Canada’s Provincial Nominee Program: Key 2018 changes that will felt this year

Three new Express Entry-linked PNP streams were created in 2018 and others were improved

Canada’s Provincial Nominee Program continued to assert itself as the rising star of Canada’s economic immigration programs in 2018 and is expected to play an even more prominent role in the months ahead.  
The provincial nominee programs or PNP, allows participating Canadian provinces and territories to nominate a set number of economic immigrants for permanent residence each year.
An Express Entry candidate nominated by a Canadian province or territory receives an additional 600 points, effectively guaranteeing an invitation to apply for Canadian permanent residence.
Provincial nominations are also issued outside the Express Entry system through numerous PNP streams across Canada. These are known as base nominations.
The nine Canadian provinces and two territories that take part in the PNP started 2018 with a combined allocation of 34,700 nominations, which was an increase of 1,300 over 2017. Allocations through the PNP are expected to rise again this year, but the numbers have not been released.¬¬
In 2018 report to Canada parliament, Immigration, Refugees and Citizenship Canada (IRCC) noted that the PNP has grown “exponentially” since its creation in 1996, when only 233 people were admitted through the program.
Admissions through the PNP are projected to grow again this year, to 61,000 new permanent residents, and reach 71,300 in 2021.
Ontario, Canada’s most populous province, had the largest individual PNP allocation of 2018 with 6,600 nominations, a number that was later increased to 6,850 toward the end of the year.
The new year could be an even bigger one for the OINP, which has requested an increased allocation of 7,600 nominations from IRCC.
Ontario issued a total of 6,978 invitations in 2018 to Express Entry candidates through the province’s three Express Entry-linked streams.
The Human Capital Priorities Stream alone issued 3,719 invitations to Express Entry candidates in 2018. Another 1,633 were issued through the French-Speaking Skilled Worker Stream and 1,626 went to Express Entry candidates through the Skilled Trades Stream.
Moving forward, the OINP said the minimum score in future invitation rounds will be determined by the program’s director based on labour market needs and the province’s economic development priorities.
This shift was reflected in the last three invitation rounds of 2018 through the Human Capital Priorities Stream, which saw the minimum CRS fall as low as 350 for candidates with a job offer in the province.
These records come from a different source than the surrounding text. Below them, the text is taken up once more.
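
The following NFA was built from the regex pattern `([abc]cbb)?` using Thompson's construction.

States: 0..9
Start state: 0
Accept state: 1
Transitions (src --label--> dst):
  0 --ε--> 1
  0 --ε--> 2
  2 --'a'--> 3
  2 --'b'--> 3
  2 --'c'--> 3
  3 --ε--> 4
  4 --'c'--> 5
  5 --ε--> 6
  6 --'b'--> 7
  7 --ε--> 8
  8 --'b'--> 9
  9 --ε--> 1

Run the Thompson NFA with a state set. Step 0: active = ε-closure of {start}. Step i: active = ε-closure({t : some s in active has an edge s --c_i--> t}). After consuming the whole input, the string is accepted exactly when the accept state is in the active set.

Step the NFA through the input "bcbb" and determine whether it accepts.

start: ε-closure({0}) = {0,1,2}
'b' @ 1: {3,4}
'c' @ 2: {5,6}
'b' @ 3: {7,8}
'b' @ 4: {1,9}  [accepting]
final: {1,9}; accept 1 in set

Answer: ACCEPT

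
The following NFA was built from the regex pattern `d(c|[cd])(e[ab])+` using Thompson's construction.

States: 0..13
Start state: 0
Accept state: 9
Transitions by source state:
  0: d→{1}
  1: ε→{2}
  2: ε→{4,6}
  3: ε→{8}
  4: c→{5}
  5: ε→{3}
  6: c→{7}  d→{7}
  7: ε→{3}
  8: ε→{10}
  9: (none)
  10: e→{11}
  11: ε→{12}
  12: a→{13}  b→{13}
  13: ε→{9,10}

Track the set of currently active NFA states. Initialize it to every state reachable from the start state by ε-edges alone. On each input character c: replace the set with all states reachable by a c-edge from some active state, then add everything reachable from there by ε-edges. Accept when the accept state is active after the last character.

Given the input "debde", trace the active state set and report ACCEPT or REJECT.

S₀ = ε-closure({0}) = {0}
'd' @ 1: {1,2,4,6}
'e' @ 2: {}  — dead — no transitions
rest 'bde' ignored (set empty)
final: {}; accept 9 not in set

Answer: REJECT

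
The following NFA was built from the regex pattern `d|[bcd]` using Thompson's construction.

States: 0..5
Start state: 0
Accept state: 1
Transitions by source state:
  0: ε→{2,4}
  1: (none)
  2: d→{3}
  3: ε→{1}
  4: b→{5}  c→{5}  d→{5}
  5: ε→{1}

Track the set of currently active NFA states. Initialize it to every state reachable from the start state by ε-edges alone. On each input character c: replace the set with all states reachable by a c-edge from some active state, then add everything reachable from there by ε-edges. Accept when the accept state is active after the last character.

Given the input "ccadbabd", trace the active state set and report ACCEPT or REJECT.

Answer: REJECT

Trace:
start: ε-closure({0}) = {0,2,4}
'c' @ 1: {1,5}  [accepting]
'c' @ 2: {}  — no active states
rest 'adbabd' ignored (set empty)
final: {}; accept 1 not in set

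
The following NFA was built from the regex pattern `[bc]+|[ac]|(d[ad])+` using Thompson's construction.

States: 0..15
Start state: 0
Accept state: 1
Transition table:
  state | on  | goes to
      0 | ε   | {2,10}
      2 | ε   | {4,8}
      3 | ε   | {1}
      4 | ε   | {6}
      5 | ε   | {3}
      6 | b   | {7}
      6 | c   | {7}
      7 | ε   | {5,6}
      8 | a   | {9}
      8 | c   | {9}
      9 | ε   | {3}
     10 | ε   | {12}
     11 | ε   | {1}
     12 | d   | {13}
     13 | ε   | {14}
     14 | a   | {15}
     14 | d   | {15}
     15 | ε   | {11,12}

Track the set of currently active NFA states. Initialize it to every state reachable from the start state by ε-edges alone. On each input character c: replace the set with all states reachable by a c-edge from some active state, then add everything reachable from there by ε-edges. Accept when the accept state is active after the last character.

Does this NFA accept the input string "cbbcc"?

Answer: ACCEPT

Steps:
S₀ = ε-closure({0}) = {0,2,4,6,8,10,12}
'c' @ 1: {1,3,5,6,7,9}  (accept∈set)
'b' @ 2: {1,3,5,6,7}  (accept∈set)
'b' @ 3: {1,3,5,6,7}  (accept∈set)
'c' @ 4: {1,3,5,6,7}  (accept∈set)
'c' @ 5: {1,3,5,6,7}  (accept∈set)
after full input: {1,3,5,6,7}  (accept=1 in)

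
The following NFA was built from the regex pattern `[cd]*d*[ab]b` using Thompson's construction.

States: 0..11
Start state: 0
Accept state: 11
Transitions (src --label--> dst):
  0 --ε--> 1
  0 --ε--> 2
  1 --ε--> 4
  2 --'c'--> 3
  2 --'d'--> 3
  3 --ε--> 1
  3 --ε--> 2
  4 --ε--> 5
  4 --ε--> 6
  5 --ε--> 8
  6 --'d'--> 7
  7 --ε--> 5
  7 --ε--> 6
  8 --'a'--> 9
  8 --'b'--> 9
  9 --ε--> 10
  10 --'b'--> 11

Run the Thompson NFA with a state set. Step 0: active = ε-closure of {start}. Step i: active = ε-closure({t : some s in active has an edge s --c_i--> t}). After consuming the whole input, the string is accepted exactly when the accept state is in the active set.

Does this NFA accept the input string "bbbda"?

start: ε-closure({0}) = {0,1,2,4,5,6,8}
'b' @ 1: {9,10}
'b' @ 2: {11}  ✓accept
'b' @ 3: {}  — state set empty
rest 'da' ignored (set empty)
end set {} — state 11 not in

Answer: REJECT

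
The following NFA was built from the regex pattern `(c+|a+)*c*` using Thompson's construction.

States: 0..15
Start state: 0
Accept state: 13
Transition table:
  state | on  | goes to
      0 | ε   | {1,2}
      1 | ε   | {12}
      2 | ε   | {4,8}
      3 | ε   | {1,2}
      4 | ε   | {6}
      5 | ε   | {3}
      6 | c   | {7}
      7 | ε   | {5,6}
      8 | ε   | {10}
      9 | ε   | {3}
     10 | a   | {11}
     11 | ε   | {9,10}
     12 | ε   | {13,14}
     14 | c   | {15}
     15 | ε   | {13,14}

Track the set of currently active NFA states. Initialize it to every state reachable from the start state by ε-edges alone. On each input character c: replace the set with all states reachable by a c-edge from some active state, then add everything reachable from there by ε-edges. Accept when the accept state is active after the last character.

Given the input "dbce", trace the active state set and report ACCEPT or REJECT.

Answer: REJECT

Trace:
initial (ε-close {0}): {0,1,2,4,6,8,10,12,13,14}
'd' @ 1: {}  — dead — no transitions
rest 'bce' ignored (set empty)
after full input: {}  (accept=13 not in)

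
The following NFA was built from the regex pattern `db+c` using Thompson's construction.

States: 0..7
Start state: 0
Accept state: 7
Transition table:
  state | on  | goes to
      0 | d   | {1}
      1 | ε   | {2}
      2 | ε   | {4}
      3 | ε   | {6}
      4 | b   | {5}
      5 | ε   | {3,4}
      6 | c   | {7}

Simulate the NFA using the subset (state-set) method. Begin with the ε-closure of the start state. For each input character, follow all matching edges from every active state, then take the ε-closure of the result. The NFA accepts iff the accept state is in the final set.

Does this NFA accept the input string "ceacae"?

Answer: REJECT

Trace:
start: ε-closure({0}) = {0}
'c' @ 1: {}  — state set empty
rest 'eacae' ignored (set empty)
end set {} — state 7 not in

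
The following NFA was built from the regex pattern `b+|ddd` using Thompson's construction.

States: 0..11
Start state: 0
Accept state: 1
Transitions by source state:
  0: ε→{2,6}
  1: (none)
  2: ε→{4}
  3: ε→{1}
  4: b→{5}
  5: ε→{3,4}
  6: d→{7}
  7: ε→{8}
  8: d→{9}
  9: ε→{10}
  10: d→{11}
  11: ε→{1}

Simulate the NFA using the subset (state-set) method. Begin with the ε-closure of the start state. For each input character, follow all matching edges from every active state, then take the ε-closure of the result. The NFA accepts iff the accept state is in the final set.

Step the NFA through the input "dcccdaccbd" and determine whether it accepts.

initial (ε-close {0}): {0,2,4,6}
'd' @ 1: {7,8}
'c' @ 2: {}  — state set empty
rest 'ccdaccbd' ignored (set empty)
final: {}; accept 1 not in set

Answer: REJECT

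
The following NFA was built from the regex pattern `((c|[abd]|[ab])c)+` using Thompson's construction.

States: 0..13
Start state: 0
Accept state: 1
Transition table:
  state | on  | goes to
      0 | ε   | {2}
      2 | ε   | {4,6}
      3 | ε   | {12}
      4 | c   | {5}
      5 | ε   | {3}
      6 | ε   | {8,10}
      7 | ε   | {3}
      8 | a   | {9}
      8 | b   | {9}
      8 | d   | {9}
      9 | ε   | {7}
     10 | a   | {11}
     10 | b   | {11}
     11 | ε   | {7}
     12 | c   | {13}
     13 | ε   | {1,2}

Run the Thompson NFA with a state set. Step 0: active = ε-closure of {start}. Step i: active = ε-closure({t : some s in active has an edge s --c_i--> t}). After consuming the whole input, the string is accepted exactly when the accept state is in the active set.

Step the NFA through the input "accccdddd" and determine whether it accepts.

start: ε-closure({0}) = {0,2,4,6,8,10}
'a' @ 1: {3,7,9,11,12}
'c' @ 2: {1,2,4,6,8,10,13}  [accepting]
'c' @ 3: {3,5,12}
'c' @ 4: {1,2,4,6,8,10,13}  [accepting]
'c' @ 5: {3,5,12}
'd' @ 6: {}  — state set empty
rest 'ddd' ignored (set empty)
end set {} — state 1 not in

Answer: REJECT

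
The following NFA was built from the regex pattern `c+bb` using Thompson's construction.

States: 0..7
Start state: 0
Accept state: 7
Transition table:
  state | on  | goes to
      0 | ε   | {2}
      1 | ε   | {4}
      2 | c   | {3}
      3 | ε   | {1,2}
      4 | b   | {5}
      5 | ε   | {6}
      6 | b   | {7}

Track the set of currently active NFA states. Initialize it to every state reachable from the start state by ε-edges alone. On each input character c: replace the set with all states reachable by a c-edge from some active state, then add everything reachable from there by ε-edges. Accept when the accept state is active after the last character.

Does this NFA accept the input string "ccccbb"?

Answer: ACCEPT

Steps:
S₀ = ε-closure({0}) = {0,2}
'c' @ 1: {1,2,3,4}
'c' @ 2: {1,2,3,4}
'c' @ 3: {1,2,3,4}
'c' @ 4: {1,2,3,4}
'b' @ 5: {5,6}
'b' @ 6: {7}  (accept∈set)
after full input: {7}  (accept=7 in)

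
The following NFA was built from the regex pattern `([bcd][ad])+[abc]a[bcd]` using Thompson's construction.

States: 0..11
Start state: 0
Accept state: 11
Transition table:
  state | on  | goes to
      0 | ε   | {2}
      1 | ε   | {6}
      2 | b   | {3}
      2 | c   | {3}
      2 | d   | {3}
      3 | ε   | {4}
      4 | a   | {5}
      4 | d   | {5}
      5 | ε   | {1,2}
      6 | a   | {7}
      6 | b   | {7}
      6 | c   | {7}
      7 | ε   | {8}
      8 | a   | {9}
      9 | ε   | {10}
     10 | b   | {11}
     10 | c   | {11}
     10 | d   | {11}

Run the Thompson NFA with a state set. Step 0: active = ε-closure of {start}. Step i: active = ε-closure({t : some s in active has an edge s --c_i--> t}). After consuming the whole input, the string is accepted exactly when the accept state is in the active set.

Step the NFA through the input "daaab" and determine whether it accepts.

start: ε-closure({0}) = {0,2}
'd' @ 1: {3,4}
'a' @ 2: {1,2,5,6}
'a' @ 3: {7,8}
'a' @ 4: {9,10}
'b' @ 5: {11}  [accepting]
end set {11} — state 11 in

Answer: ACCEPT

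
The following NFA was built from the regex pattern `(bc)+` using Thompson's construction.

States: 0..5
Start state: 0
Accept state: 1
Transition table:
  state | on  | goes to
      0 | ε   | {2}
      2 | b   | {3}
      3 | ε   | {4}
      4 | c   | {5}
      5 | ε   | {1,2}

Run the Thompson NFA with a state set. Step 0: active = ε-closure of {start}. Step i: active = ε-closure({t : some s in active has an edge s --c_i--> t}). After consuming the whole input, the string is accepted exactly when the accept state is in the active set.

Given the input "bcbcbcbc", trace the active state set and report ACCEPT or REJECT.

S₀ = ε-closure({0}) = {0,2}
'b' @ 1: {3,4}
'c' @ 2: {1,2,5}  [accepting]
'b' @ 3: {3,4}
'c' @ 4: {1,2,5}  [accepting]
'b' @ 5: {3,4}
'c' @ 6: {1,2,5}  [accepting]
'b' @ 7: {3,4}
'c' @ 8: {1,2,5}  [accepting]
after full input: {1,2,5}  (accept=1 in)

Answer: ACCEPT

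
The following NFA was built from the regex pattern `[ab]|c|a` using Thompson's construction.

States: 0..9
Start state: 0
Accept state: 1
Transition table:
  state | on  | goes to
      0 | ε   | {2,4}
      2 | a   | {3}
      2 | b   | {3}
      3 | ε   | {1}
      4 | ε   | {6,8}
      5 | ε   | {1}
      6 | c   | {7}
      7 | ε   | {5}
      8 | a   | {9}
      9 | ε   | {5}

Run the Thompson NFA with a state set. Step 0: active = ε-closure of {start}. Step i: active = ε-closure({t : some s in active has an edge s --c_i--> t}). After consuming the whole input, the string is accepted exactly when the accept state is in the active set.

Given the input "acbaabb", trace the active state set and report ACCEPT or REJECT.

Answer: REJECT

Trace:
S₀ = ε-closure({0}) = {0,2,4,6,8}
'a' @ 1: {1,3,5,9}  [accepting]
'c' @ 2: {}  — state set empty
rest 'baabb' ignored (set empty)
final: {}; accept 1 not in set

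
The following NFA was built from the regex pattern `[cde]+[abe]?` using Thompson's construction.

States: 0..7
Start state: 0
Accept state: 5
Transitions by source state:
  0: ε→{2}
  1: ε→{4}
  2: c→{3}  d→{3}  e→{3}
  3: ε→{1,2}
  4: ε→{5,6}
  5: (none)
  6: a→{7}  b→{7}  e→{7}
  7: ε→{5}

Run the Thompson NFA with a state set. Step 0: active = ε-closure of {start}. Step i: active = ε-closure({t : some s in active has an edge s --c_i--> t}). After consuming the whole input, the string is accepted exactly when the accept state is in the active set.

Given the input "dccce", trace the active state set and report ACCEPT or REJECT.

Answer: ACCEPT

Derivation:
initial (ε-close {0}): {0,2}
'd' @ 1: {1,2,3,4,5,6}  ✓accept
'c' @ 2: {1,2,3,4,5,6}  ✓accept
'c' @ 3: {1,2,3,4,5,6}  ✓accept
'c' @ 4: {1,2,3,4,5,6}  ✓accept
'e' @ 5: {1,2,3,4,5,6,7}  ✓accept
after full input: {1,2,3,4,5,6,7}  (accept=5 in)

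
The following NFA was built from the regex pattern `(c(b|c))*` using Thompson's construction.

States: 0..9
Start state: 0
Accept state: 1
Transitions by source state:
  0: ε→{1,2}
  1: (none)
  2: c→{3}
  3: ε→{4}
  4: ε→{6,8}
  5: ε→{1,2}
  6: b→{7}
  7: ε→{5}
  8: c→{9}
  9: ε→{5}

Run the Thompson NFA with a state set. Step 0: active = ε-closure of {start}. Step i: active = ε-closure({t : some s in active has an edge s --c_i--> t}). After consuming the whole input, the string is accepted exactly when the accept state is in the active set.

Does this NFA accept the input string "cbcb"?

initial (ε-close {0}): {0,1,2}
'c' @ 1: {3,4,6,8}
'b' @ 2: {1,2,5,7}  [accepting]
'c' @ 3: {3,4,6,8}
'b' @ 4: {1,2,5,7}  [accepting]
after full input: {1,2,5,7}  (accept=1 in)

Answer: ACCEPT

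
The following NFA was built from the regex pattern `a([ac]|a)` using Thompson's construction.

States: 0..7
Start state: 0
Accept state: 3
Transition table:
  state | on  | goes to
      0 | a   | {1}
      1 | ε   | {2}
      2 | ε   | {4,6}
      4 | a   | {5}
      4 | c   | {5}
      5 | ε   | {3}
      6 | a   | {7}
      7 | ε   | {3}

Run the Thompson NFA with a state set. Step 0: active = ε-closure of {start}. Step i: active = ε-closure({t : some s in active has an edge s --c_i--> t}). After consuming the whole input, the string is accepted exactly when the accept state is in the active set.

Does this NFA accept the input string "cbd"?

S₀ = ε-closure({0}) = {0}
'c' @ 1: {}  — dead — no transitions
rest 'bd' ignored (set empty)
final: {}; accept 3 not in set

Answer: REJECT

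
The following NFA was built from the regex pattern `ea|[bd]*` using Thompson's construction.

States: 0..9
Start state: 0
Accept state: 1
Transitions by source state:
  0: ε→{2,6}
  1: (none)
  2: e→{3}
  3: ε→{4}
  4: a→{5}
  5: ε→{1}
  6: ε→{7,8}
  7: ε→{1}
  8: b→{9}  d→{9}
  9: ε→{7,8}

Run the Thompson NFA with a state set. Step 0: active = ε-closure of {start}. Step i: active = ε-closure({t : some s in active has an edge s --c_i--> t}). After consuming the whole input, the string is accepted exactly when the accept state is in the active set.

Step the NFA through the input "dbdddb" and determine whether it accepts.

Answer: ACCEPT

Trace:
initial (ε-close {0}): {0,1,2,6,7,8}
'd' @ 1: {1,7,8,9}  [accepting]
'b' @ 2: {1,7,8,9}  [accepting]
'd' @ 3: {1,7,8,9}  [accepting]
'd' @ 4: {1,7,8,9}  [accepting]
'd' @ 5: {1,7,8,9}  [accepting]
'b' @ 6: {1,7,8,9}  [accepting]
final: {1,7,8,9}; accept 1 in set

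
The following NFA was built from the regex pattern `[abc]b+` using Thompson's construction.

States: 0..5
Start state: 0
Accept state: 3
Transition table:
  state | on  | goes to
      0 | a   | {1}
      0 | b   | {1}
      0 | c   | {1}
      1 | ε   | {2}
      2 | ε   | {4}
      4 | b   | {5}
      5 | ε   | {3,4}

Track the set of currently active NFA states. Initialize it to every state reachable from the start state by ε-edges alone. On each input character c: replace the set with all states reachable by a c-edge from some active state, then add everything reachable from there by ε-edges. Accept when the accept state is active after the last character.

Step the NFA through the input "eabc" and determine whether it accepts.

initial (ε-close {0}): {0}
'e' @ 1: {}  — dead — no transitions
rest 'abc' ignored (set empty)
after full input: {}  (accept=3 not in)

Answer: REJECT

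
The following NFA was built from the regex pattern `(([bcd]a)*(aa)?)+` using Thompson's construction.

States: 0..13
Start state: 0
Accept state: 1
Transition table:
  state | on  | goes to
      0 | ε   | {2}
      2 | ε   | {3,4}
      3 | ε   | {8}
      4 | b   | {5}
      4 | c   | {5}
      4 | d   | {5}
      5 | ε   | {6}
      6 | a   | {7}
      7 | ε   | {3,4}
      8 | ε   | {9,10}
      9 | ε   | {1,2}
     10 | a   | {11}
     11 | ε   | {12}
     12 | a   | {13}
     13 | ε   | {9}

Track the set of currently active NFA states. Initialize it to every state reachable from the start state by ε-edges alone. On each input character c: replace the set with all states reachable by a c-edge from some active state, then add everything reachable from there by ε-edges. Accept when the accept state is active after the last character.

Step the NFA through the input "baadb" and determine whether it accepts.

S₀ = ε-closure({0}) = {0,1,2,3,4,8,9,10}
'b' @ 1: {5,6}
'a' @ 2: {1,2,3,4,7,8,9,10}  ✓accept
'a' @ 3: {11,12}
'd' @ 4: {}  — dead — no transitions
rest 'b' ignored (set empty)
end set {} — state 1 not in

Answer: REJECT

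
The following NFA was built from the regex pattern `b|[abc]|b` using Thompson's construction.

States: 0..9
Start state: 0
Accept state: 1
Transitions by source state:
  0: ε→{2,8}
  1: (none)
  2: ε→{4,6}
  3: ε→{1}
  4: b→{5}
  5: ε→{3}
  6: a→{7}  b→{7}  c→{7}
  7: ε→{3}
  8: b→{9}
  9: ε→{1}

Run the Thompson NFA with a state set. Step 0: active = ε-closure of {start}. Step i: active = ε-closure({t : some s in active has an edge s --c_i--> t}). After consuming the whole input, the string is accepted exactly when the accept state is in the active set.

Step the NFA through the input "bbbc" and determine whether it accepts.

Answer: REJECT

Steps:
S₀ = ε-closure({0}) = {0,2,4,6,8}
'b' @ 1: {1,3,5,7,9}  (accept∈set)
'b' @ 2: {}  — dead — no transitions
rest 'bc' ignored (set empty)
after full input: {}  (accept=1 not in)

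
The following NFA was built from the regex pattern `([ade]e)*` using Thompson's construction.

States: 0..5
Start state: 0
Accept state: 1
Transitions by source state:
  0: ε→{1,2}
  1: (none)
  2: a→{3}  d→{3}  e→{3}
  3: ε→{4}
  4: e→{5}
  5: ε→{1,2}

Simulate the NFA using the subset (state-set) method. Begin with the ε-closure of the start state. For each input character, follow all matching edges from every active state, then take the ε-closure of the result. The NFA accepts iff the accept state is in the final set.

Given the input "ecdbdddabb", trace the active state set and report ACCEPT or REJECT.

Answer: REJECT

Steps:
initial (ε-close {0}): {0,1,2}
'e' @ 1: {3,4}
'c' @ 2: {}  — state set empty
rest 'dbdddabb' ignored (set empty)
end set {} — state 1 not in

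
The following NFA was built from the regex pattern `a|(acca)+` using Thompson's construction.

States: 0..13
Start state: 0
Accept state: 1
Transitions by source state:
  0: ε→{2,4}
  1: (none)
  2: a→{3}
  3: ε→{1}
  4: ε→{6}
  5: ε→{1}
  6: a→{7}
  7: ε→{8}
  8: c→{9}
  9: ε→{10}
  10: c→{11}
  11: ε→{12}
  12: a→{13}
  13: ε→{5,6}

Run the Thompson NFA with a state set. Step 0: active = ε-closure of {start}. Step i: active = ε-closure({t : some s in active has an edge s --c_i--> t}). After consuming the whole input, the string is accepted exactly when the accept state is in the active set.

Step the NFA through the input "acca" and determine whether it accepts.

S₀ = ε-closure({0}) = {0,2,4,6}
'a' @ 1: {1,3,7,8}  [accepting]
'c' @ 2: {9,10}
'c' @ 3: {11,12}
'a' @ 4: {1,5,6,13}  [accepting]
after full input: {1,5,6,13}  (accept=1 in)

Answer: ACCEPT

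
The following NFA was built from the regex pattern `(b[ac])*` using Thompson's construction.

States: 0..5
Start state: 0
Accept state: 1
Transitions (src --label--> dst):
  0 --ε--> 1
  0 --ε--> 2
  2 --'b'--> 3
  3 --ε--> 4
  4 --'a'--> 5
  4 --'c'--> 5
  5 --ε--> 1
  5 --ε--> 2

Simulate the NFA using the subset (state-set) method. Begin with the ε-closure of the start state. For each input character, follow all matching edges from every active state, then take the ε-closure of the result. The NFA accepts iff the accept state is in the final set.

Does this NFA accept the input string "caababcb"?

Answer: REJECT

Steps:
start: ε-closure({0}) = {0,1,2}
'c' @ 1: {}  — state set empty
rest 'aababcb' ignored (set empty)
after full input: {}  (accept=1 not in)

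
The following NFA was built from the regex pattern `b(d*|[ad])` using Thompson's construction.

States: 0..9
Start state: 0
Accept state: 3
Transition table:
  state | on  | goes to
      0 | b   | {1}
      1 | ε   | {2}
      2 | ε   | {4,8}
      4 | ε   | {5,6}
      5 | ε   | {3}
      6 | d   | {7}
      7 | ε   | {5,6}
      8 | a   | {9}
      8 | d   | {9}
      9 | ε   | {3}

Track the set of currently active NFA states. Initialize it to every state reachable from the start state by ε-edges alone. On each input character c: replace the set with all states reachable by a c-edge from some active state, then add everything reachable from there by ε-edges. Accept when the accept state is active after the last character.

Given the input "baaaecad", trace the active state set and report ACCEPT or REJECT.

Answer: REJECT

Trace:
S₀ = ε-closure({0}) = {0}
'b' @ 1: {1,2,3,4,5,6,8}  ✓accept
'a' @ 2: {3,9}  ✓accept
'a' @ 3: {}  — state set empty
rest 'aecad' ignored (set empty)
final: {}; accept 3 not in set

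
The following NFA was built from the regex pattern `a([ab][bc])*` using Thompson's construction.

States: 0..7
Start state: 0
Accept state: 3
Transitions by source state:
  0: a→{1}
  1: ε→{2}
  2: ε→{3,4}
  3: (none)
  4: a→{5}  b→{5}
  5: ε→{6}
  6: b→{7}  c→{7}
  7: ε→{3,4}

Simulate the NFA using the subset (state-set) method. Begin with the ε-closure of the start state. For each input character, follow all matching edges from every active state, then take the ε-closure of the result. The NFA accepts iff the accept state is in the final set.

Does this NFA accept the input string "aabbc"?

S₀ = ε-closure({0}) = {0}
'a' @ 1: {1,2,3,4}  (accept∈set)
'a' @ 2: {5,6}
'b' @ 3: {3,4,7}  (accept∈set)
'b' @ 4: {5,6}
'c' @ 5: {3,4,7}  (accept∈set)
end set {3,4,7} — state 3 in

Answer: ACCEPT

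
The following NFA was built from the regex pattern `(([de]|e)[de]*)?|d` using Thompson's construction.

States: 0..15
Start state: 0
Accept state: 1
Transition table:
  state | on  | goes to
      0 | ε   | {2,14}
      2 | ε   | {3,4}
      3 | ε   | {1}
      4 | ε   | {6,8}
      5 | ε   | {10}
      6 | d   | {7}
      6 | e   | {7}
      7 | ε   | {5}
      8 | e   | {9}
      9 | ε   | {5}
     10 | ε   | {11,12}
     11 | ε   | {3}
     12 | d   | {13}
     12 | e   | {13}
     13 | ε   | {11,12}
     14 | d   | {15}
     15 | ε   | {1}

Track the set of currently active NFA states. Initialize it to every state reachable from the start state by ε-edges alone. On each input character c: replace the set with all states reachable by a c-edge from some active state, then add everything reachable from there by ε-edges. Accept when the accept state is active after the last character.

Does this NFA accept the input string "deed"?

initial (ε-close {0}): {0,1,2,3,4,6,8,14}
'd' @ 1: {1,3,5,7,10,11,12,15}  (accept∈set)
'e' @ 2: {1,3,11,12,13}  (accept∈set)
'e' @ 3: {1,3,11,12,13}  (accept∈set)
'd' @ 4: {1,3,11,12,13}  (accept∈set)
after full input: {1,3,11,12,13}  (accept=1 in)

Answer: ACCEPT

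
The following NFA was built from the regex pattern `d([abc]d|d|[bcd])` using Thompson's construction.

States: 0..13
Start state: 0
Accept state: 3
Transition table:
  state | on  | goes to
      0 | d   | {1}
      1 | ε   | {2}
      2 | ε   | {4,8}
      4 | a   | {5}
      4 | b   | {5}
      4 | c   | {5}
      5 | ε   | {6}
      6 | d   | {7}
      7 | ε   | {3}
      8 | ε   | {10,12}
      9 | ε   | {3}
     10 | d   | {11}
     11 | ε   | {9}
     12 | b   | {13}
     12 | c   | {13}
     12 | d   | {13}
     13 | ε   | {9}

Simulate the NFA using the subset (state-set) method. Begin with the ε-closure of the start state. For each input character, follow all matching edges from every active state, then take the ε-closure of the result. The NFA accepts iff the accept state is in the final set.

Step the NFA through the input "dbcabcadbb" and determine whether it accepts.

Answer: REJECT

Steps:
start: ε-closure({0}) = {0}
'd' @ 1: {1,2,4,8,10,12}
'b' @ 2: {3,5,6,9,13}  [accepting]
'c' @ 3: {}  — dead — no transitions
rest 'abcadbb' ignored (set empty)
after full input: {}  (accept=3 not in)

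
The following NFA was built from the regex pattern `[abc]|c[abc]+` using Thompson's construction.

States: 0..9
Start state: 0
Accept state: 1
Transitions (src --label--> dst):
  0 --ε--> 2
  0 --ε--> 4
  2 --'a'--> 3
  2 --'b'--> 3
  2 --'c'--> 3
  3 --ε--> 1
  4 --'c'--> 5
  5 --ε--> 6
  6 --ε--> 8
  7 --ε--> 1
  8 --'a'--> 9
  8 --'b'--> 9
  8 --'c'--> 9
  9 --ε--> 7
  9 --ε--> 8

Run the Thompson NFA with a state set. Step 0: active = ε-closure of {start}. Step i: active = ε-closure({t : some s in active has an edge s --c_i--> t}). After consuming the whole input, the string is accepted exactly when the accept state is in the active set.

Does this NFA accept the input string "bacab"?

Answer: REJECT

Steps:
start: ε-closure({0}) = {0,2,4}
'b' @ 1: {1,3}  ✓accept
'a' @ 2: {}  — no active states
rest 'cab' ignored (set empty)
after full input: {}  (accept=1 not in)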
While not required in order to be eligible for the Human Capital Priorities Stream, the OINP says candidates with a job offer or work experience in specific occupations or sectors may be prioritized.
Another significant PNP development in 2018 that should continue to be felt this year was the introduction of new Express Entry-linked streams in the provinces of Manitoba, Alberta and Nova Scotia.